Friday, 22 June 2018
Another one bites the dust
This week’s medical journal, The Lancet, carries an editorial about the latest spate of anti-Alzheimer’s trials that have been stopped early. Two of the biggest pharmaceutical companies in the world, AstraZeneca and Eli Lilly, have announced that they have stopped phase 3 trials of a new kind of treatment called BACE inhibitors (β-amyloid precursor protein cleaving enzyme inhibitors). These studies were designed on the back of good evicence that they might work, and indeed the compounds have made it all the way to phase 3 trials – a large number of individuals with Alzheimer’s being given either the compound or placebo. These trials are hugely costly to run, and so typically, the drug companies and financial investors, tend to only back what they think will be a winning horse.
This year brings more disappointment for the Alzheimer’s community, Janssen stopped a BACE inhibitor trial in May, and Merck pulled their BACE inhibitor trial in February.
The editorial comments that although these studies have been stopped frequently because an early look at the data suggest no meaningful effect, so no point in continuing the study, it is not necessarily the end of the road for these treatments, but that the prodromal phase of Alzheimer’s may be where the treatments will work.

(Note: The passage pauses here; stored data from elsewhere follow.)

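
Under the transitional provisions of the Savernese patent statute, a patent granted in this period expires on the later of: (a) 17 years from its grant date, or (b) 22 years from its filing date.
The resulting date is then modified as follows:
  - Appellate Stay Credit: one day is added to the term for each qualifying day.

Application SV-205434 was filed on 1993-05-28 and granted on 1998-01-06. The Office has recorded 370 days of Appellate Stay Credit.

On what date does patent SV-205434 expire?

(a) grant + 17 years → 6 January 2015.
(b) filing + 22 years → 28 May 2015.
Later of the two: 28 May 2015.
Appellate Stay Credit: +370 days → 1 June 2016.

2016-06-01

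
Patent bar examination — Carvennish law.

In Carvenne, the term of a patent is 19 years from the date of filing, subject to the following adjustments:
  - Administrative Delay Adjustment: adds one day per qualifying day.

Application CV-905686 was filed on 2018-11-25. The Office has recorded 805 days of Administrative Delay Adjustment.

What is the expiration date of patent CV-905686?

February 8, 2040

Base term: filing date + 19 years → 25 November 2037.
Administrative Delay Adjustment: +805 days → 8 February 2040.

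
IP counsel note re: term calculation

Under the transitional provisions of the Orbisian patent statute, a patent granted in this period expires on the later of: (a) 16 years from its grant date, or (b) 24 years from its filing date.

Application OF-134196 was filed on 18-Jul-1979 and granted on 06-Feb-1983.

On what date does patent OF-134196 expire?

(a) grant + 16 years → 6 February 1999.
(b) filing + 24 years → 18 July 2003.
Later of the two: 18 July 2003.

July 18, 2003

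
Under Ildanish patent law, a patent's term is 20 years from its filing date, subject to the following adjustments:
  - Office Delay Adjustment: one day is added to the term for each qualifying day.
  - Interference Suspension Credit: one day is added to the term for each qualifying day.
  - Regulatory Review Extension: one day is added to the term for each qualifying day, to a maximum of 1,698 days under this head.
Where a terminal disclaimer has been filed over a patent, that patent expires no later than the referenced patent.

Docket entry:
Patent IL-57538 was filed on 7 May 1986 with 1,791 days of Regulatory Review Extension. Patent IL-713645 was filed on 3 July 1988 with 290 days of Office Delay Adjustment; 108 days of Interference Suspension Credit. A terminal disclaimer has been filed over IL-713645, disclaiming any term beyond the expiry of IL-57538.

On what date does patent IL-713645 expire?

August 5, 2009

Natural term of IL-713645:
  Base: filing + 20 years → 3 July 2008.
  Office Delay Adjustment: +290 days → 19 April 2009.
  Interference Suspension Credit: +108 days → 5 August 2009.
Expiry of referenced patent IL-57538:
  Base: filing + 20 years → 7 May 2006.
  Regulatory Review Extension: 1791 days claimed exceeds the 1698-day cap, so +1698 days → 30 December 2010.
Terminal disclaimer: IL-713645 expires on the earlier of 5 August 2009 and 30 December 2010.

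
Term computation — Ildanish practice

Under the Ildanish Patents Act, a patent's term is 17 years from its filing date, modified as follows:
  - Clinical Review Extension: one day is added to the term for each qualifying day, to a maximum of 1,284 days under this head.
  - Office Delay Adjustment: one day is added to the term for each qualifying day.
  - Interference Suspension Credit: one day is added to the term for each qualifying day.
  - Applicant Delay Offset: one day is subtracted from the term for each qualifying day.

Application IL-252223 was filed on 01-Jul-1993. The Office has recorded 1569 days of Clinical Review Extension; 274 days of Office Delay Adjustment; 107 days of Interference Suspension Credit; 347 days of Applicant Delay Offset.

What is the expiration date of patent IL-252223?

Base term: filing date + 17 years → 1 July 2010.
Clinical Review Extension: 1569 days claimed exceeds the 1284-day cap, so +1284 days → 5 January 2014.
Office Delay Adjustment: +274 days → 6 October 2014.
Interference Suspension Credit: +107 days → 21 January 2015.
Applicant Delay Offset: −347 days → 8 February 2014.

2014-02-08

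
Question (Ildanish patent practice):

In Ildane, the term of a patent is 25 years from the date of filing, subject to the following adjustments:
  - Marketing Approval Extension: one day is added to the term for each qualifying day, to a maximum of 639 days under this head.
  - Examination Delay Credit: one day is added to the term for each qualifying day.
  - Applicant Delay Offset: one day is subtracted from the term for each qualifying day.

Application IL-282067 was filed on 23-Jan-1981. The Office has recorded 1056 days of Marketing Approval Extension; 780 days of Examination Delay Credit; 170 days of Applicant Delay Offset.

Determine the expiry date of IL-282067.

2009-06-25

Base term: filing date + 25 years → 23 January 2006.
Marketing Approval Extension: 1056 days claimed exceeds the 639-day cap, so +639 days → 24 October 2007.
Examination Delay Credit: +780 days → 12 December 2009.
Applicant Delay Offset: −170 days → 25 June 2009.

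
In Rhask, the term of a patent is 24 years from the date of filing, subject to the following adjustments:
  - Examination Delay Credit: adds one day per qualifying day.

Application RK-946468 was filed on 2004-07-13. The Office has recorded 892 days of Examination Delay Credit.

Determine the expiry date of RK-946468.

December 22, 2030

Base term: filing date + 24 years → 13 July 2028.
Examination Delay Credit: +892 days → 22 December 2030.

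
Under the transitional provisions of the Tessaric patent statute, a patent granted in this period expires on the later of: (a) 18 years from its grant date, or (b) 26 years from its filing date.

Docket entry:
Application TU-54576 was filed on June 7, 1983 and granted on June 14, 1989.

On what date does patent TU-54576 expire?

June 7, 2009

(a) grant + 18 years → 14 June 2007.
(b) filing + 26 years → 7 June 2009.
Later of the two: 7 June 2009.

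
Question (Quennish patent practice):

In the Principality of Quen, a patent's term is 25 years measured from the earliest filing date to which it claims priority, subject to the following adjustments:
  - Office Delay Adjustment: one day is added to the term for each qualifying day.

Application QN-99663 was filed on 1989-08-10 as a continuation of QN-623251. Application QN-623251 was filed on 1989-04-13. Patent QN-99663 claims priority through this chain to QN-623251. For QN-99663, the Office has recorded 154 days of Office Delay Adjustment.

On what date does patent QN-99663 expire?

September 14, 2014

Earliest priority filing: 13 April 1989.
Base term: 13 April 1989 + 25 years → 13 April 2014.
Office Delay Adjustment: +154 days → 14 September 2014.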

I fear that the Parkinson’s world should ready ourselves for a similar journey. The road may be long, and fraught with disappointments, but the goal remains to develop a safe and effective treatment to stop or slow down Parkinson’s. Each failure does not sound the death knell, and each time we, as a global Parkinson’s community, must learn as much as we can from the failures to increase our chances of success. A vital lesson to learn from the Alzheimer’s world, is that established disease is likely to be a case of “too little, too late”.